World War is not a satisfactory legal solution to the abuse of power by a nation-state. That the Allies were conducting a just war is beside the main point: war is an ineffacacious legal sanction. It's severity may be out of proportion with a state's violations; the uncertainity dilutes the coercive power of war qua legal sanction; the employment of force typically focuses on people that are only technically components of the guilty state: Hence, Professor Kelsen described "International Law as Primitive Law."

After WWI, a specific body, the League of Nations, to regulate European conduct was put together in Geneva, but it was neither a legal nor a natural person. As everyone already knows, it had some panache but no real muscle. Professor Kelsen moved beyond the obvious to explain that the error was an attachment of a fully formed head, i.e., the convocation of delegates, to an inchoate body, i.e., primitive positivistic international law. Although law is coercive in nature, its proper operation depends upon "Voluntary Obedience" to it. The monopoly of the power to take away increases the efficacy of the legal system, but its origin is in the shared customs, or centralization of norms, that makes possible a large body of positive law. Thus, the legal system, including (of course) the fully independent judiciary, must be birthed before the executive or the legislative branches.
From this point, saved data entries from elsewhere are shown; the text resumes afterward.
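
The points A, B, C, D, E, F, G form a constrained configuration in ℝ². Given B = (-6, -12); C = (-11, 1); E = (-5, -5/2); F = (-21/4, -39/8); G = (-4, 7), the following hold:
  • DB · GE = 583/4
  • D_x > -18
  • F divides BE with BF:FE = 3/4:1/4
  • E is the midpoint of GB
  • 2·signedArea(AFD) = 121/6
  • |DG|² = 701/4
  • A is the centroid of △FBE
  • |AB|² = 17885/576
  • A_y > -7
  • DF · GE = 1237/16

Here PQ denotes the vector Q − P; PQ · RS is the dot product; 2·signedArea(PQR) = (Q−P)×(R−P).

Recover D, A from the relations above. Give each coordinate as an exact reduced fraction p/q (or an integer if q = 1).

1. A_x = -65/12  [A is the centroid of △FBE]
2. A_y = -155/24  [A is the centroid of △FBE]
   → A = (-65/12, -155/24)
3. D_x = -17  [DF · GE = 1237/16 ∩ 2·signedArea(AFD) = 121/6]
4. D_y = 9/2  [DF · GE = 1237/16 ∩ 2·signedArea(AFD) = 121/6]
   → D = (-17, 9/2)

A = (-65/12, -155/24)
D = (-17, 9/2)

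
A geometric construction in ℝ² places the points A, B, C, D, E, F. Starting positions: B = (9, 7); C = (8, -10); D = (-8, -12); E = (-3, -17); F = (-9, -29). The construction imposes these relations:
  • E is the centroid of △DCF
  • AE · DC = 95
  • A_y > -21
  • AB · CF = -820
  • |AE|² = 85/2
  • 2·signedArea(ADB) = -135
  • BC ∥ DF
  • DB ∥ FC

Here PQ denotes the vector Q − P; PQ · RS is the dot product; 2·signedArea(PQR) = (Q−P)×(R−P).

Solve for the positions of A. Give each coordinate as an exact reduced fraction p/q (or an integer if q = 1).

1. A_x = -17/2  [AB · CF = -820 ∩ 2·signedArea(ADB) = -135]
2. A_y = -41/2  [AB · CF = -820 ∩ 2·signedArea(ADB) = -135]
   → A = (-17/2, -41/2)

A = (-17/2, -41/2)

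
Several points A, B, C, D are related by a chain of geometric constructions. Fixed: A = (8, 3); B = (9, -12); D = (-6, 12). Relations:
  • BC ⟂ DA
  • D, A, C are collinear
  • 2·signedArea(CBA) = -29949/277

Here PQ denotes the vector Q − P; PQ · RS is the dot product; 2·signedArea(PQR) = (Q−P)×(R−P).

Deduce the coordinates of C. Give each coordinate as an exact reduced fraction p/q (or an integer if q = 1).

1. C_x = 4302/277  [D, A, C are collinear ∩ BC ⟂ DA]
2. C_y = -510/277  [D, A, C are collinear ∩ BC ⟂ DA]
   → C = (4302/277, -510/277)

C = (4302/277, -510/277)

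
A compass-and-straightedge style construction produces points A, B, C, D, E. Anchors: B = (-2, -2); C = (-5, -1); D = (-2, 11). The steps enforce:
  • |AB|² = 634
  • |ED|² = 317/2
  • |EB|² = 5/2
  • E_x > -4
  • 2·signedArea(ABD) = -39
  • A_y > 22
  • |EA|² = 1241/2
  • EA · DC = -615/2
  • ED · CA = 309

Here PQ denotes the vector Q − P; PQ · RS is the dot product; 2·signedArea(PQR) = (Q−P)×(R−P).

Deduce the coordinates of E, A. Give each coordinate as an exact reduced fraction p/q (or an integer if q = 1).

1. A_x = 1  [2·signedArea(ABD) = -39]
2. A_y = 23  [|AB|² = 634]
   → A = (1, 23)
3. E_x = -7/2  [line -6·x + -24·y + -57 = 0 ∩ |ED|² = 317/2]
4. E_y = -3/2  [line -6·x + -24·y + -57 = 0 ∩ |ED|² = 317/2]
   → E = (-7/2, -3/2)

A = (1, 23)
E = (-7/2, -3/2)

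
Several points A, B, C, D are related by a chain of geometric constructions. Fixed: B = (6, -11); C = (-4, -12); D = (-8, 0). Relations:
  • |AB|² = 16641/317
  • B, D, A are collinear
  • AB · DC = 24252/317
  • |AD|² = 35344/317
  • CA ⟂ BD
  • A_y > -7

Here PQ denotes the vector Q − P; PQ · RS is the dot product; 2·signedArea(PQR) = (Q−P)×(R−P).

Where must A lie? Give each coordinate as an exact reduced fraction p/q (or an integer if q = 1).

1. A_x = 96/317  [B, D, A are collinear ∩ CA ⟂ BD]
2. A_y = -2068/317  [B, D, A are collinear ∩ CA ⟂ BD]
   → A = (96/317, -2068/317)

A = (96/317, -2068/317)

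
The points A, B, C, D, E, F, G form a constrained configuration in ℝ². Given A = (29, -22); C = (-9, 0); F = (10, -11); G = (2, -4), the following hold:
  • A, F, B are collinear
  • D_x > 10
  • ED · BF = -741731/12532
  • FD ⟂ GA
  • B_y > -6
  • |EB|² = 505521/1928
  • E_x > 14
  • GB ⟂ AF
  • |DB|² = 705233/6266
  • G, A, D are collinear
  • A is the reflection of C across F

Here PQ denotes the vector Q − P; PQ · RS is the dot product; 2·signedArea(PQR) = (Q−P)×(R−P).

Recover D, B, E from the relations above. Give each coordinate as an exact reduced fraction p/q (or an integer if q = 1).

1. D_x = 140/13  [G, A, D are collinear ∩ FD ⟂ GA]
2. D_y = -128/13  [G, A, D are collinear ∩ FD ⟂ GA]
   → D = (140/13, -128/13)
3. B_x = 469/482  [A, F, B are collinear ∩ GB ⟂ AF]
4. B_y = -2783/482  [A, F, B are collinear ∩ GB ⟂ AF]
   → B = (469/482, -2783/482)
5. E_x = 14447/964  [line -4351/482·x + 2519/482·y + 200375/964 = 0 ∩ |EB|² = 505521/1928]
6. E_y = -13387/964  [line -4351/482·x + 2519/482·y + 200375/964 = 0 ∩ |EB|² = 505521/1928]
   → E = (14447/964, -13387/964)

B = (469/482, -2783/482)
D = (140/13, -128/13)
E = (14447/964, -13387/964)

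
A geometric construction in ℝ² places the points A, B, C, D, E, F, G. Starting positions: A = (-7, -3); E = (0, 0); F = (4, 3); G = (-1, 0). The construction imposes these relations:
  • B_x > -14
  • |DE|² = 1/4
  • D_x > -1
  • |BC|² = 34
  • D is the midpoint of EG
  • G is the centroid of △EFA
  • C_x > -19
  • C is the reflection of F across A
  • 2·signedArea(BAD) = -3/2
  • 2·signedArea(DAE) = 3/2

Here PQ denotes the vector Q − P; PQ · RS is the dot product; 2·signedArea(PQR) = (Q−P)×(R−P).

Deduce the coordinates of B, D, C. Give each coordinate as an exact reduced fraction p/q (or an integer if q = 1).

B = (-13, -6)
C = (-18, -9)
D = (-1/2, 0)

1. D_x = -1/2  [D is the midpoint of EG]
2. D_y = 0  [D is the midpoint of EG]
   → D = (-1/2, 0)
3. C_x = -18  [C is the reflection of F across A]
4. C_y = -9  [C is the reflection of F across A]
   → C = (-18, -9)
5. B_x = -13  [line -3·x + 13/2·y + 0 = 0 ∩ |BC|² = 34]
6. B_y = -6  [line -3·x + 13/2·y + 0 = 0 ∩ |BC|² = 34]
   → B = (-13, -6)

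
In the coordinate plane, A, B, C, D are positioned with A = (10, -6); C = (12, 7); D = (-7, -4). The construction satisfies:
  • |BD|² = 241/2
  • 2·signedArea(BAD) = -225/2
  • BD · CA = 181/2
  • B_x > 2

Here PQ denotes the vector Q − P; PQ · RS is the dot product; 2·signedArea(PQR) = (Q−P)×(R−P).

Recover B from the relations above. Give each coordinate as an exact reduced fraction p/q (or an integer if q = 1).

B = (5/2, 3/2)

1. B_x = 5/2  [2·signedArea(BAD) = -225/2 ∩ BD · CA = 181/2]
2. B_y = 3/2  [2·signedArea(BAD) = -225/2 ∩ BD · CA = 181/2]
   → B = (5/2, 3/2)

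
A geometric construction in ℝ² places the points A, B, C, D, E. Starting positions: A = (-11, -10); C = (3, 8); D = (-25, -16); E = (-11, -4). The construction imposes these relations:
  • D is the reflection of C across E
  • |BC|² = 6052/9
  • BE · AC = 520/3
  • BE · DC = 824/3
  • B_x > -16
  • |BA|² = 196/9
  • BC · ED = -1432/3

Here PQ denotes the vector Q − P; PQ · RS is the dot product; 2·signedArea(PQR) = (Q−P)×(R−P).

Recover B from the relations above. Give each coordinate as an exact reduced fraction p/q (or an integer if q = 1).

B = (-47/3, -10)

1. B_x = -47/3  [BE · DC = 824/3 ∩ BE · AC = 520/3]
2. B_y = -10  [BE · DC = 824/3 ∩ BE · AC = 520/3]
   → B = (-47/3, -10)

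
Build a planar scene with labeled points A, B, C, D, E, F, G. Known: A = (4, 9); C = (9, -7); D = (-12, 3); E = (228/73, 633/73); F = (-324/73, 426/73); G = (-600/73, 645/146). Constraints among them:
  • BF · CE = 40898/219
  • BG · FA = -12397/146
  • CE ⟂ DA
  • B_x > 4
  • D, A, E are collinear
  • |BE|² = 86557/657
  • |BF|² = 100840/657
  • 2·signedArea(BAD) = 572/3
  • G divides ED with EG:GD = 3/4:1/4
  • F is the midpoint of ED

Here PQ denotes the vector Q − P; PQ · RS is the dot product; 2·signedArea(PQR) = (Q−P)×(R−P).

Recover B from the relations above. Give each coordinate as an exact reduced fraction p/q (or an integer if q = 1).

B = (330/73, -596/219)

1. B_x = 330/73  [BF · CE = 40898/219 ∩ BG · FA = -12397/146]
2. B_y = -596/219  [BF · CE = 40898/219 ∩ BG · FA = -12397/146]
   → B = (330/73, -596/219)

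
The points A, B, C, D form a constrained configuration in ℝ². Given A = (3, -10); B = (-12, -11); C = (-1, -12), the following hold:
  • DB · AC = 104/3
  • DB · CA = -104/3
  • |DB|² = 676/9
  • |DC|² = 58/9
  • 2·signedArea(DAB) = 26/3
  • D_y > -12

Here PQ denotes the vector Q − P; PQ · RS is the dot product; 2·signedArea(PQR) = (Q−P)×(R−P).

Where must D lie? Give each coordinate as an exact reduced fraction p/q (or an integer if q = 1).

D = (-10/3, -11)

1. D_x = -10/3  [2·signedArea(DAB) = 26/3 ∩ DB · CA = -104/3]
2. D_y = -11  [2·signedArea(DAB) = 26/3 ∩ DB · CA = -104/3]
   → D = (-10/3, -11)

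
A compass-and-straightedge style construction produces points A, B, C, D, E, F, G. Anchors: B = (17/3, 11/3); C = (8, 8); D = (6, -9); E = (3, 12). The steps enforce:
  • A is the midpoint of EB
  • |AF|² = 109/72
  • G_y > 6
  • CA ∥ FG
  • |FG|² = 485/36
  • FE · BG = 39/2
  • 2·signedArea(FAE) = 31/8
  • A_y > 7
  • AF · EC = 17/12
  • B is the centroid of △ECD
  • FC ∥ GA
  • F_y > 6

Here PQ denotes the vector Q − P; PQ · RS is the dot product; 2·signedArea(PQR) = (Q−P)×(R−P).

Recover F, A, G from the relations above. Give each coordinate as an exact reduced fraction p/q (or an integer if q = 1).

1. A_x = 13/3  [A is the midpoint of EB]
2. A_y = 47/6  [A is the midpoint of EB]
   → A = (13/3, 47/6)
3. F_x = 15/4  [2·signedArea(FAE) = 31/8 ∩ AF · EC = 17/12]
4. F_y = 27/4  [2·signedArea(FAE) = 31/8 ∩ AF · EC = 17/12]
   → F = (15/4, 27/4)
5. G_x = 1/12  [FC ∥ GA ∩ CA ∥ FG]
6. G_y = 79/12  [FC ∥ GA ∩ CA ∥ FG]
   → G = (1/12, 79/12)

A = (13/3, 47/6)
F = (15/4, 27/4)
G = (1/12, 79/12)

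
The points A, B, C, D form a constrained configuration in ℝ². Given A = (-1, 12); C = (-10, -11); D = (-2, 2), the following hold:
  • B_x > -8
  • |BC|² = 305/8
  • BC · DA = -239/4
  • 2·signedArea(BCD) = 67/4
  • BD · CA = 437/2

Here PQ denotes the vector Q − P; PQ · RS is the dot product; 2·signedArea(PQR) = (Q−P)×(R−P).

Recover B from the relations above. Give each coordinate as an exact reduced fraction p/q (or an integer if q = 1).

1. B_x = -31/4  [BD · CA = 437/2 ∩ BC · DA = -239/4]
2. B_y = -21/4  [BD · CA = 437/2 ∩ BC · DA = -239/4]
   → B = (-31/4, -21/4)

B = (-31/4, -21/4)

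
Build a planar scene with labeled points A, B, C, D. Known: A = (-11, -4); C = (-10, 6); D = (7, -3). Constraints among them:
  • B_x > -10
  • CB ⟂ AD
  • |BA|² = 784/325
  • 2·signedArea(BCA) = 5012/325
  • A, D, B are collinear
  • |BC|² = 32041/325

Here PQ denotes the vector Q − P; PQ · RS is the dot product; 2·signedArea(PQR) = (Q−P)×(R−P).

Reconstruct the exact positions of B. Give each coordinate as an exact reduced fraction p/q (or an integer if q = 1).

1. B_x = -3071/325  [A, D, B are collinear ∩ CB ⟂ AD]
2. B_y = -1272/325  [A, D, B are collinear ∩ CB ⟂ AD]
   → B = (-3071/325, -1272/325)

B = (-3071/325, -1272/325)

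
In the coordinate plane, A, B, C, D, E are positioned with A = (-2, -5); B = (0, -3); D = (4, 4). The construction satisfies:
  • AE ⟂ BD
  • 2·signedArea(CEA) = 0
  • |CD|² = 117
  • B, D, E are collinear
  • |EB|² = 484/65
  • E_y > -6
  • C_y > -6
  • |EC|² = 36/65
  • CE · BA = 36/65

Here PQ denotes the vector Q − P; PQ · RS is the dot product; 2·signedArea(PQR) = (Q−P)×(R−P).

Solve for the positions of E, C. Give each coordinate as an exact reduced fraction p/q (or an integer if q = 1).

C = (-46/65, -373/65)
E = (-88/65, -349/65)

1. E_x = -88/65  [B, D, E are collinear ∩ AE ⟂ BD]
2. E_y = -349/65  [B, D, E are collinear ∩ AE ⟂ BD]
   → E = (-88/65, -349/65)
3. C_x = -46/65  [2·signedArea(CEA) = 0 ∩ CE · BA = 36/65]
4. C_y = -373/65  [2·signedArea(CEA) = 0 ∩ CE · BA = 36/65]
   → C = (-46/65, -373/65)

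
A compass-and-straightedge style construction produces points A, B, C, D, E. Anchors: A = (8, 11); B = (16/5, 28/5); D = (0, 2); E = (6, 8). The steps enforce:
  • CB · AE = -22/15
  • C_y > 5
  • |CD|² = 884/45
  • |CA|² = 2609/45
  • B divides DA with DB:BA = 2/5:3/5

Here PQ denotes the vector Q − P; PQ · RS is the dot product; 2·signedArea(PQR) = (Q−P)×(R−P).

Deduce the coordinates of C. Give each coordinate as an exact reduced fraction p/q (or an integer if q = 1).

1. C_x = 46/15  [line 2·x + 3·y + -326/15 = 0 ∩ |CA|² = 2609/45]
2. C_y = 26/5  [line 2·x + 3·y + -326/15 = 0 ∩ |CA|² = 2609/45]
   → C = (46/15, 26/5)

C = (46/15, 26/5)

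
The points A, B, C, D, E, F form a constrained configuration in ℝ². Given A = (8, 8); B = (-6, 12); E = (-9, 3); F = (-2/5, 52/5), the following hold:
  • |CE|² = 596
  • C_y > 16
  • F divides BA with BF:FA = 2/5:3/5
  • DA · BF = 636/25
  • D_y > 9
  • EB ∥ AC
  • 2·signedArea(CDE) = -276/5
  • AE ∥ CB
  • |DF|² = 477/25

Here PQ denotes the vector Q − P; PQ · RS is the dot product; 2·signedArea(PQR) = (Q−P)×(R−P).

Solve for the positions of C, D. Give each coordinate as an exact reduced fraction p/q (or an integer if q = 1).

C = (11, 17)
D = (19/5, 46/5)

1. C_x = 11  [AE ∥ CB ∩ EB ∥ AC]
2. C_y = 17  [AE ∥ CB ∩ EB ∥ AC]
   → C = (11, 17)
3. D_x = 19/5  [DA · BF = 636/25 ∩ 2·signedArea(CDE) = -276/5]
4. D_y = 46/5  [DA · BF = 636/25 ∩ 2·signedArea(CDE) = -276/5]
   → D = (19/5, 46/5)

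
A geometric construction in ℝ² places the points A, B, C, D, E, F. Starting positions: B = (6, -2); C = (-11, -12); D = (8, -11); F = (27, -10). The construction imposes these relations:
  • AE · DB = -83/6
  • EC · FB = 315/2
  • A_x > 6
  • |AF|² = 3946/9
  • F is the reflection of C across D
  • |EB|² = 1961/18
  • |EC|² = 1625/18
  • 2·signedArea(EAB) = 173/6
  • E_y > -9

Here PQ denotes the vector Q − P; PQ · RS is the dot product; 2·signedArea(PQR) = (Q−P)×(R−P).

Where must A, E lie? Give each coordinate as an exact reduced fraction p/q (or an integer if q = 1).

1. E_x = -13/6  [line 21·x + -8·y + -45/2 = 0 ∩ |EC|² = 1625/18]
2. E_y = -17/2  [line 21·x + -8·y + -45/2 = 0 ∩ |EC|² = 1625/18]
   → E = (-13/6, -17/2)
3. A_x = 20/3  [AE · DB = -83/6 ∩ 2·signedArea(EAB) = 173/6]
4. A_y = -5  [AE · DB = -83/6 ∩ 2·signedArea(EAB) = 173/6]
   → A = (20/3, -5)

A = (20/3, -5)
E = (-13/6, -17/2)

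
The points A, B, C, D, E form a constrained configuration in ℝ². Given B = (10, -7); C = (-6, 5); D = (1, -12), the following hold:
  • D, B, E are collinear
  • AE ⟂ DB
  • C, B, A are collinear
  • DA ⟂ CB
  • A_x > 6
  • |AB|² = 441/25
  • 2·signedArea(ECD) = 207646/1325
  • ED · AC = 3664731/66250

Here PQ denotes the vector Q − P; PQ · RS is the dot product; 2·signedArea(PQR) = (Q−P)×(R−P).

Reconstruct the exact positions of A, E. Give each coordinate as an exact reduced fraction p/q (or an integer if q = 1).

1. A_x = 166/25  [C, B, A are collinear ∩ DA ⟂ CB]
2. A_y = -112/25  [C, B, A are collinear ∩ DA ⟂ CB]
   → A = (166/25, -112/25)
3. E_x = 22531/2650  [D, B, E are collinear ∩ AE ⟂ DB]
4. E_y = -4151/530  [D, B, E are collinear ∩ AE ⟂ DB]
   → E = (22531/2650, -4151/530)

A = (166/25, -112/25)
E = (22531/2650, -4151/530)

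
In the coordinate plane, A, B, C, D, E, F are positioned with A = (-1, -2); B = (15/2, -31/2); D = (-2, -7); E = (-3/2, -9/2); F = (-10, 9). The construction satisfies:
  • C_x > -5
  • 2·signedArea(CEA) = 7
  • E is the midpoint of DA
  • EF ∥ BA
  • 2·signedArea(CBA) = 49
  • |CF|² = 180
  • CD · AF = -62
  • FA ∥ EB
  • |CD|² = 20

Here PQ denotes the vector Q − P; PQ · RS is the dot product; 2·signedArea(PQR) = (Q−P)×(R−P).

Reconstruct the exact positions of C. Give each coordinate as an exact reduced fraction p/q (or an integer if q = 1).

1. C_x = -4  [2·signedArea(CEA) = 7 ∩ 2·signedArea(CBA) = 49]
2. C_y = -3  [2·signedArea(CEA) = 7 ∩ 2·signedArea(CBA) = 49]
   → C = (-4, -3)

C = (-4, -3)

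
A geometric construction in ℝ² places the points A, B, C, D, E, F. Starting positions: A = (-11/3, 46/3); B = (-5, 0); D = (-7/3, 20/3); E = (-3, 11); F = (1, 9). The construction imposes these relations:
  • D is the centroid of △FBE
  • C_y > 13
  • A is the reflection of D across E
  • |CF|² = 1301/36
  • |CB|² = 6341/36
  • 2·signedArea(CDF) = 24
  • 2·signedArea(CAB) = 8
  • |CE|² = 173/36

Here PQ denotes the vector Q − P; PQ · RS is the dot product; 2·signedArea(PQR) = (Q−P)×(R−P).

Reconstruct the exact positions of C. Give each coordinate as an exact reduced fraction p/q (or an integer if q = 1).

1. C_x = -10/3  [2·signedArea(CDF) = 24 ∩ 2·signedArea(CAB) = 8]
2. C_y = 79/6  [2·signedArea(CDF) = 24 ∩ 2·signedArea(CAB) = 8]
   → C = (-10/3, 79/6)

C = (-10/3, 79/6)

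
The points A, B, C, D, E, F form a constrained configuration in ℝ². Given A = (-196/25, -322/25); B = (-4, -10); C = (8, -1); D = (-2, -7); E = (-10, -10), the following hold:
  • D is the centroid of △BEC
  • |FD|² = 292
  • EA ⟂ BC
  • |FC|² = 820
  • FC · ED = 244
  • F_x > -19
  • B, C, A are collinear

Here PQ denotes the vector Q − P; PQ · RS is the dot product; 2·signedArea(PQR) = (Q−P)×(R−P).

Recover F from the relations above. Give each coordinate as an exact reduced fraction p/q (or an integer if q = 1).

F = (-18, -13)

1. F_x = -18  [line -8·x + -3·y + -183 = 0 ∩ |FC|² = 820]
2. F_y = -13  [line -8·x + -3·y + -183 = 0 ∩ |FC|² = 820]
   → F = (-18, -13)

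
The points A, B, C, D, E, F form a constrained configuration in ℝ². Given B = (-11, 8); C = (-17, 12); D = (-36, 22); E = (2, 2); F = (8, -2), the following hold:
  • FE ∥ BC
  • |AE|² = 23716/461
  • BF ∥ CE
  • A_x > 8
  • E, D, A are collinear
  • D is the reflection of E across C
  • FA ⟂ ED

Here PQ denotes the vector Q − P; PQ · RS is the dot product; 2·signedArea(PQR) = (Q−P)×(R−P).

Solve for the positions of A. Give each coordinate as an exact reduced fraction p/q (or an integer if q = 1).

A = (3848/461, -618/461)

1. A_x = 3848/461  [E, D, A are collinear ∩ FA ⟂ ED]
2. A_y = -618/461  [E, D, A are collinear ∩ FA ⟂ ED]
   → A = (3848/461, -618/461)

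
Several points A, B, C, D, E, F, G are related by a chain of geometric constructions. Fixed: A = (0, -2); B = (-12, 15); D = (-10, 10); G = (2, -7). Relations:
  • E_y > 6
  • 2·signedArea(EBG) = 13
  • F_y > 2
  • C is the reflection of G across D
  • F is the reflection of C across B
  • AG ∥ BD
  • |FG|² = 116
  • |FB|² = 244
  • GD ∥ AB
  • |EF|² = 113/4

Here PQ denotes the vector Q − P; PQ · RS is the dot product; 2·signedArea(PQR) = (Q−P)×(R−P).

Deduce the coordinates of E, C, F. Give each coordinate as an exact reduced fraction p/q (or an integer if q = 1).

C = (-22, 27)
E = (-6, 13/2)
F = (-2, 3)

1. C_x = -22  [C is the reflection of G across D]
2. C_y = 27  [C is the reflection of G across D]
   → C = (-22, 27)
3. F_x = -2  [F is the reflection of C across B]
4. F_y = 3  [F is the reflection of C across B]
   → F = (-2, 3)
5. E_x = -6  [line 22·x + 14·y + 41 = 0 ∩ |EF|² = 113/4]
6. E_y = 13/2  [line 22·x + 14·y + 41 = 0 ∩ |EF|² = 113/4]
   → E = (-6, 13/2)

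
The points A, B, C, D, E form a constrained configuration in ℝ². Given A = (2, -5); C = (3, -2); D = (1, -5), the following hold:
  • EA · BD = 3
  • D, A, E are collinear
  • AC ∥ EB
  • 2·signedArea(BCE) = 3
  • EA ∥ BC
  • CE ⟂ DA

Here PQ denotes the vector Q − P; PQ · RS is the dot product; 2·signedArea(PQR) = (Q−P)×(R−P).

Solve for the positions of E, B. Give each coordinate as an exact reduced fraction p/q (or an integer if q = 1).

1. E_x = 3  [D, A, E are collinear ∩ CE ⟂ DA]
2. E_y = -5  [D, A, E are collinear ∩ CE ⟂ DA]
   → E = (3, -5)
3. B_x = 4  [EA ∥ BC ∩ AC ∥ EB]
4. B_y = -2  [EA ∥ BC ∩ AC ∥ EB]
   → B = (4, -2)

B = (4, -2)
E = (3, -5)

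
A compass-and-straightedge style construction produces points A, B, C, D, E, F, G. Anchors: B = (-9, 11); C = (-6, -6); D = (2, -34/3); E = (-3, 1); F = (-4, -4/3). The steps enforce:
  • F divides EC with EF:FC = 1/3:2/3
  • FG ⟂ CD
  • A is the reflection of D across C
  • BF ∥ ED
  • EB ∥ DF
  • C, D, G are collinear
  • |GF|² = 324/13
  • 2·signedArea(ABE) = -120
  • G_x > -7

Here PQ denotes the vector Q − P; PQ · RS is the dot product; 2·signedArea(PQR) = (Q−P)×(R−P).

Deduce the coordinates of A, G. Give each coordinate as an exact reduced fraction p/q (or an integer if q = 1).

A = (-14, -2/3)
G = (-88/13, -214/39)

1. A_x = -14  [A is the reflection of D across C]
2. A_y = -2/3  [A is the reflection of D across C]
   → A = (-14, -2/3)
3. G_x = -88/13  [C, D, G are collinear ∩ FG ⟂ CD]
4. G_y = -214/39  [C, D, G are collinear ∩ FG ⟂ CD]
   → G = (-88/13, -214/39)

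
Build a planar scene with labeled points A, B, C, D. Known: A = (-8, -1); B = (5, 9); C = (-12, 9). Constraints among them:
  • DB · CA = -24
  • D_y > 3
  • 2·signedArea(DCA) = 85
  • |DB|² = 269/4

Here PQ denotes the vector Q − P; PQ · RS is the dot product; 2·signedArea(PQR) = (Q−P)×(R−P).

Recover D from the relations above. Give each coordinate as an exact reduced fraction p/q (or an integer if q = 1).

1. D_x = -3/2  [DB · CA = -24 ∩ 2·signedArea(DCA) = 85]
2. D_y = 4  [DB · CA = -24 ∩ 2·signedArea(DCA) = 85]
   → D = (-3/2, 4)

D = (-3/2, 4)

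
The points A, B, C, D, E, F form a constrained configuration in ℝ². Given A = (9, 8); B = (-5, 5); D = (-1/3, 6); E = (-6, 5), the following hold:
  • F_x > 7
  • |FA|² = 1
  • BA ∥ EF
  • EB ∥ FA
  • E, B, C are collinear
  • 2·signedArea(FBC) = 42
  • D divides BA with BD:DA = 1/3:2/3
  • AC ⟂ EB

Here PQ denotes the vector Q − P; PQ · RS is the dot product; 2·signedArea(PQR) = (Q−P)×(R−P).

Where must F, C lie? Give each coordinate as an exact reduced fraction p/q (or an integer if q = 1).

C = (9, 5)
F = (8, 8)

1. F_x = 8  [EB ∥ FA ∩ BA ∥ EF]
2. F_y = 8  [EB ∥ FA ∩ BA ∥ EF]
   → F = (8, 8)
3. C_x = 9  [E, B, C are collinear ∩ AC ⟂ EB]
4. C_y = 5  [E, B, C are collinear ∩ AC ⟂ EB]
   → C = (9, 5)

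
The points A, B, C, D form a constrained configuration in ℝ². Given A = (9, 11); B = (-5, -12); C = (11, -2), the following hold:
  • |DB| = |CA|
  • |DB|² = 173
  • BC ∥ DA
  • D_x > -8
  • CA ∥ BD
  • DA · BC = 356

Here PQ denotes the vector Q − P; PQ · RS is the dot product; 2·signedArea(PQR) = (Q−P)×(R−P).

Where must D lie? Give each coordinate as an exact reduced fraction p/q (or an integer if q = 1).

1. D_x = -7  [BC ∥ DA ∩ CA ∥ BD]
2. D_y = 1  [BC ∥ DA ∩ CA ∥ BD]
   → D = (-7, 1)

D = (-7, 1)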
Professor Kelsen introduced in these lectures a plan for a new world order, based on either or both a European Union and a United Nations, with a new body of international law. While it might be impossible to impose the positive law of one country, say the United States, on another, say Germany, because of the insurmountable cultural hurdles, there are Kantian categorical imperatives that are derivable as a central base of the new law. The base is quite simple really: All civilized nations believe in "Law and Peace."